Догмат о соединении двух природ в Иисусе Христе требует дальнейших догматических определений, относящихся к Его рождению Девой Марией. И хотя Марию в первых веках христианства именовали Богородицей, в конце IV в. епископ Лаодикийский Аполлинарий стал учить, что «Богородицу» следует заменить на «Человекородицу». Согласно Аполлинарию, Мария родила тело – храм для Богочеловека, а соединение природ таинственным образом произошло без участия Марии. Ересь аполлинаризма поддержал в V в. епископ Константинополя Несторий, тесно связанный с монашеством Антиохии. Против Нестория резко выступил епископ Александрии св. Кирилл, поддержанный папой Келестином I и всей Западной Церковью, где традиционно процветал культ Девы Марии. Для разрешения этого важного спора Феодосий II созвал III Вселенский Собор. Он должен был открыться 7 июня 431 года в Эфесе, по мнению некоторых – месте успения Богородицы, где ее всегда ревностно чтили.

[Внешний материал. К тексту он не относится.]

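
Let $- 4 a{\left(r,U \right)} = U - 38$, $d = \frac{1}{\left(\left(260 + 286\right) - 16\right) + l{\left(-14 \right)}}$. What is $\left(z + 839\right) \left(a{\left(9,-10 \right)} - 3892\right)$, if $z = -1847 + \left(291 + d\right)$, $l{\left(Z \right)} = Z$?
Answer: $\frac{358871870}{129} \approx 2.782 \cdot 10^{6}$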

Поскольку Несторий и ряд восточных епископов из его сторонников задерживались с прибытием в Эфес, Кирилл открыл Собор без них. Соборное определение о Нестории гласит: «Открывши частию из писем Нестория, частию из других его сочинений, частию из бесед, какие он имел и которые подтверждены свидетелями, что он и мыслит, и проповедует нечестиво, мы вынуждены были, на основании канонов и послания св. Отца и сослужителя нашего Келестина, произнести сие горестное определение: Господь наш Иисус Христос, на которого он изрыгал хулы, устами Его святейшего Собора решает лишить его епископского сана и отлучить от общения церковного». Определение подписало более двухсот отцов. Вечером, после объявленного приговора, устроили торжественное факельное шествие по улицам Эфеса, которое шумно приветствовали толпы горожан. В ответ на приговор Несторий отправил императору протест и просил созвать новый Собор, с приглашением на него также восточных епископов, своих сторонников.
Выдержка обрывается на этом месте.